The American Civil Liberties Union of Colorado sent a letter to Boulder officials this week regarding what it sees as the city’s “unconstitutional and inhumane” treatment of unhoused residents.
The letter took aim at two policies impacting unhoused residents: a requirement that a person must live in Boulder for more than six months before being eligible to stay at a homeless shelter, and the city’s enforcement of the urban camping ban for people who have no adequate alternatives. The residency requirement goes a step further by banning anyone who tries to access most homeless services before the six-month mark for the following two years.
“Records examined by the ACLU evidence a system that, with one hand, makes shelter available to only a limited few, and with the other, criminalizes those forced to sleep outdoors under the false narrative that they are resistant to services,” Annie Kurtz, an attorney with the ACLU, wrote in the letter.
“The scheme betrays a governmental aspiration ultimately to drive unhoused residents out of Boulder,” she said. “This approach to homelessness violates the Constitution, and we urge the City and (Homeless Solutions for Boulder County) to change course.”
The letter highlighted numerous U.S. Supreme Court rulings that have struck down attempts to implement residency requirements for homeless services and enforce an urban camping ban for people who have no other options.
Earlier this year, a Colorado district judge ruled that the city of Fort Collins violated the U.S. Constitution when it prosecuted a man for sleeping in his vehicle when he was not able to stay in a homeless shelter because it was at capacity. The city has had a “camping on public property” ordinance in place since 2018.
Similar to Fort Collins’ ordinance, Boulder’s camping ban makes it a crime to sleep overnight in public spaces. At the same time, the ACLU contests, inadequate shelter capacity, policies such as the six-month residency requirement, and other barriers to shelter make it difficult, if somewhat impossible, for many unhoused Boulder residents to seek shelter.
The civil rights group also took aim at recent policies and strategies implemented in Boulder, including the approval of $2.7 million in April to fund four proposals that increase the policing of people experiencing homelessness and the enforcement of the city’s camping ban.
More recently, Boulder City Council approved an emergency rule that allows law enforcement to remove tents and issue tickets or citations as soon as a tent or structure is erected. Before the new ordinance was enacted, law enforcement was required to give people living outdoors 72 hours notice.

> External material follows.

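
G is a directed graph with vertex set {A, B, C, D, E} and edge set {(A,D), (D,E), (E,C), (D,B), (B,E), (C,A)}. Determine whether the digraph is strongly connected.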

Council members also approved an ordinance making it illegal for propane tanks to be in public spaces without a permit. The tanks are often used by unhoused people for warmth during Colorado’s harsh winter months and to cook food.
In response to a council member’s question during a meeting on July 20, Sandra Llanes, Boulder’s interim city attorney, said she is not worried about potential lawsuits related to the new ordinances.
A federal judge issued a ruling in January that requires Denver city officials to give a written seven days notice before clearing most homeless encampments, or two days notice if the area is deemed dangerous to public health and safety.
“The ACLU calls on HSBC and the City of Boulder to abandon these practices, which not only are counterproductive and morally untenable, but, as detailed herein, plainly violate the Constitution,” Kurtz wrote in the letter.
The demands were sent to the executive board for Homeless Solutions for Boulder County – the intergovernmental entity that coordinates services for people experiencing homelessness in Boulder County – Boulder’s city manager Nuria Rivera-Vandermyde; chief of police Maris Herold; Boulder City Council members; Boulder County commissioners; and the CEO for Boulder Shelter for the Homeless, Greg Harms.
The ACLU asked city officials to respond by Aug. 12.
“At this point, we are hoping they will read our letter, engage with the case law we cite, which is pretty straight forward, and change the laws,” said Kurtz, who is an equal justice works fellow at the ACLU, a fellowship sponsored by Greenberg Traurig, LLP. “It’s a little premature to say whether or not we will take additional action. We just hope they do the right thing.”